The Office of Student Life will be hosting a 16 de septiembre celebration in the Union Plaza on Sept. 15 beginning at 11:30 a.m. The celebration will include food and live music to commemorate Mexico’s day of independence.

“The event will feature as a special guest Mexico´s General Consul Jacob Prado,” said Arturo Barrio, executive director of  the Office of International Programs. “There will also be performances from Ballet Folklorico Quetzales and mariachis, and the general consul will reenact the cry of freedom that was given by Don Miguel Hidalgo y Costilla, which initiated the independence movement in 1811.”

In addition to the celebration, the department will be offering tickets for a special luncheon during the event.

“We will have a lunch to continue the celebration in the UTEP Union Plaza immediately after the ceremony, and students, faculty and staff are invited,” Barrio said. “Plates will be sold for $8.”

The event has been celebrated at UTEP for many years. This year, The Office of Student Life will be closely collaborating with Student Government Association, the Mexican Consulate in El Paso, the student organization Vision Mexico, faculty and staff from the language and linguistics department and the Center for Inter-American and Border Studies.

Barrio said he hopes students will get a lot out of the event.

“We really hope that the students get an opportunity to learn about Mexico’s history and traditions and we encourage our students to participate and to get to know more about the Mexican culture,” Barrio said. “Our strategic location at the US-Mexico border provides a unique opportunity for our students to live a binational experience.”

Sergio Baltazar, president of Vision Mexico, which supports the Mexican student population at UTEP, said the event is important for the organization because it profiles the importance of celebrating the Mexican culture.

“Celebrating the day of independence as a largely Mexican community is important because it is part of our identity,” Baltazar said. “It’s important to continue with the traditions and values that come with being Mexican as our community continues to grow.”

Baltazar said the entertainment for the event, which will  include  mariachi’s and  folklorico dancers, is designed to showcase the Mexican culture.

“Mariachi music and folklorico dancers are the most important forms of entertainment and art in the Mexican culture,” Baltazar said. “It’s traditional when it comes to Mexican celebrations.”

Mexico proclaimed their independence from Spain with of the Grito de Dolores, or cry of Dolores, the “pronunciamiento” of the end of the war.

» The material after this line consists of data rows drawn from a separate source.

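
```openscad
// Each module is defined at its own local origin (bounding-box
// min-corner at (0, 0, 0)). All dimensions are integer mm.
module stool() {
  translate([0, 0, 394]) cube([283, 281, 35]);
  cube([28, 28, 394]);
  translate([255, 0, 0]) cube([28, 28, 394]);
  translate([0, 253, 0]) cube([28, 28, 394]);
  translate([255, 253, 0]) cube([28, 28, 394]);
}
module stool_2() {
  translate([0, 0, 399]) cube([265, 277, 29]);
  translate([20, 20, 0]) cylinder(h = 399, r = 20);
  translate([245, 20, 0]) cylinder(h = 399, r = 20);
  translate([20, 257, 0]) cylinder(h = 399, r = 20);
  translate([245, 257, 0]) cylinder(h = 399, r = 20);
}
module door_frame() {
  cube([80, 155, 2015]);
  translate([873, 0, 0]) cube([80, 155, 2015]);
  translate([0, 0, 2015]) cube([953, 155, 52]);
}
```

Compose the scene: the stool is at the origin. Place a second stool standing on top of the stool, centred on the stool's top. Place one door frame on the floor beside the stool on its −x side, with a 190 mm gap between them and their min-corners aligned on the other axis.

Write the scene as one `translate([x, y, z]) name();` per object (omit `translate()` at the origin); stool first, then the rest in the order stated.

stool();
translate([9, 2, 429]) stool_2();
translate([-1143, 0, 0]) door_frame();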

Although Mexico did not gain their independence from Spain until Sept. 27, 1821, 16 de septiembre is celebrated as their independence day.

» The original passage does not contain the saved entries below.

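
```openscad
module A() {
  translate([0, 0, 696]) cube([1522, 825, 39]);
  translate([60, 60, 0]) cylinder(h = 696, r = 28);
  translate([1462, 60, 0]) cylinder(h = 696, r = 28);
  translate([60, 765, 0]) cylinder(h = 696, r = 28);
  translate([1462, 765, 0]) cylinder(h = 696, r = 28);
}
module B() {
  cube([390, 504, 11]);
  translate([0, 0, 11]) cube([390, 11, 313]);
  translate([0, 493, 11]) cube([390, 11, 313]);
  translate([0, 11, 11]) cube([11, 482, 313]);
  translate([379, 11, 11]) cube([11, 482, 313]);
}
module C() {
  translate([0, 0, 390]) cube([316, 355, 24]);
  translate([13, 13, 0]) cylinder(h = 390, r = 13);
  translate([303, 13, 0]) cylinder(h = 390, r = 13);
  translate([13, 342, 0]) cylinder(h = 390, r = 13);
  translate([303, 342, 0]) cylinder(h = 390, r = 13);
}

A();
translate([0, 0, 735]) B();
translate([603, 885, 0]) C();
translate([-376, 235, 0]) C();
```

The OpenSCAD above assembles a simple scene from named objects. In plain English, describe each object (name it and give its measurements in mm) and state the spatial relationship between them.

A is a rectangular dining table. The top is 1522×825×39 mm with its upper surface at z = 735 mm. It stands on four round legs of 56 mm diameter, each leg's bounding box inset 32 mm from the nearest pair of top edges, running from the floor to the underside of the top.

B is an open storage box with external size 390×504×324 mm and wall thickness 11 mm (the base is also 11 mm thick). The base covers the whole footprint; the four walls stand on the base, with the y-facing walls full-width and the x-facing walls fitting between their inner faces.

C is a simple wooden stool: a rectangular seat 316 mm (x) by 355 mm (y), 24 mm thick, top face at z = 414 mm, on four round legs, each 26 mm in diameter. The legs rest on z = 0, each leg's axis is inset half a diameter from the nearest pair of seat edges (so the leg's bounding box is flush with the corner).

The open box is on top of the table. Two stools sit around the table at the +y, −x sides.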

“This year we celebrate the 205th anniversary of Mexico’s Independence from Spain,” Barrio said. “This was the foundation of modern Mexico, and this event constitutes Mexico’s most important civic festivity.”

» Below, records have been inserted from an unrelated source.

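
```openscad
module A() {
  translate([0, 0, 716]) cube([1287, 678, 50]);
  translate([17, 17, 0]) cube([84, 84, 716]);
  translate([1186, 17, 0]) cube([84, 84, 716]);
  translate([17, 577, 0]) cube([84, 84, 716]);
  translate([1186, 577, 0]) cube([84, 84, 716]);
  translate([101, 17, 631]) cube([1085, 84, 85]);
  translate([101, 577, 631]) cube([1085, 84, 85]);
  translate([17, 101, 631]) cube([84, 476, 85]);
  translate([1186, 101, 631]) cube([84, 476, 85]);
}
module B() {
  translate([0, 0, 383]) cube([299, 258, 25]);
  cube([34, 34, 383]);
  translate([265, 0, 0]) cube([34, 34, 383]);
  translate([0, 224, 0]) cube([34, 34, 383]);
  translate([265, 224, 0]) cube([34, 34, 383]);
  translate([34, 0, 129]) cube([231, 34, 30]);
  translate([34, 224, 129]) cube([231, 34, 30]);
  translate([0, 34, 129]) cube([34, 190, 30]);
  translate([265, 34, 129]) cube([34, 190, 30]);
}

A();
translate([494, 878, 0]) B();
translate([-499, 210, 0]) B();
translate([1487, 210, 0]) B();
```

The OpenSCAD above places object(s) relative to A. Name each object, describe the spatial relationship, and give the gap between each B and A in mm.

Each stool's nearest face is 200 mm from the table's bounding box.

A is a table. B is a stool. Three stools sit around the table at the +y, −x, +x sides. The gap between each stool and the table is 200 mm.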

Overall, Barrio hopes students are inspired by this event to learn more about  Mexico’s  traditions   and  cultures.

“We hope that with this event our students become familiar with the Mexican independence traditions,” Barrio said. “With programs like this, our goal is to always educate our students, create awareness and continue to foster the relationships we have around the world and, more specifically, with countries like Mexico.”

April Delaney, junior art education major, said  although her  family doesn’t do much to celebrate it, her mom does a little something for it every year.

“My mom’s from Mexico, so she acknowledges it every year,” Delaney said.

Ivonne Espinosa, junior nursing major, said she plans on celebrating 16 de septiembre by going to an art festival in Ciudad Juárez.

“I’m going to Arte  en el Parque, which is a fair that has art and music and shows  different  aspects of the Mexican Culture,” Espinosa said. “There are parades celebrating it as well.”